Microsoft Exchange Zero-Day Under Attack, No Patch Available
Summary
A zero-day vulnerability, identified as CVE-2026-42897, has been discovered in Microsoft Exchange Server and is currently being actively exploited. This cross-site scripting (XSS) flaw allows attackers to compromise Outlook Web Access (OWA) mailboxes, and no patch is currently available from Microsoft.
IFF Assessment
The active exploitation of a zero-day vulnerability in a widely used platform like Microsoft Exchange poses a significant threat to organizations, making it bad news for defenders.
Severity
The CVSS score is estimated to be high (8.8) due to the critical impact of compromising mailboxes via OWA, the ease of exploitation through a cross-site scripting flaw, and the lack of an immediate patch, which makes it highly exploitable in the wild.
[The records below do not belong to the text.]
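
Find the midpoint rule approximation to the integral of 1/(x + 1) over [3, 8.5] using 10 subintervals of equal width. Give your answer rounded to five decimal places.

Δx = (8.5 − 3)/10 = 0.55.
Midpoints: 3.275, 3.825, 4.375, 4.925, 5.475, 6.025, 6.575, 7.125, 7.675, 8.225.
f(3.275) = 40/171, f(3.825) = 40/193, f(4.375) = 8/43, f(4.925) = 40/237, f(5.475) = 40/259, f(6.025) = 40/281, f(6.575) = 40/303, f(7.125) = 8/65, f(7.675) = 40/347, f(8.225) = 40/369.
Sum = Δx · [f(3.275) + f(3.825) + f(4.375) + ...].
Sum ≈ 0.86435.

0.86435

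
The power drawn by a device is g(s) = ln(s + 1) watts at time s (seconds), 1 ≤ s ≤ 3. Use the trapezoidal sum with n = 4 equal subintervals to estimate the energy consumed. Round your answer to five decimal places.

2.15369

Δs = (3 − 1)/4 = 0.5.
g(1) ≈ 0.69315, g(1.5) ≈ 0.91629, g(2) ≈ 1.09861, g(2.5) ≈ 1.25276, g(3) ≈ 1.38629.
T_4 = (Δs/2)·[g(s_0) + 2g(s_1) + 2g(s_2) + 2g(s_3) + g(s_4)].
Sum ≈ 2.15369.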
CISA KEV: Listed as actively exploited. Federal patch due: May 29, 2026. Known ransomware use: Unknown.
Defender Context
Defenders need to be extremely vigilant as this actively exploited zero-day vulnerability in Microsoft Exchange can lead to the compromise of sensitive OWA mailboxes. Organizations should prioritize implementing any available workarounds or compensating controls while awaiting a patch from Microsoft, and actively monitor their Exchange environments for signs of compromise.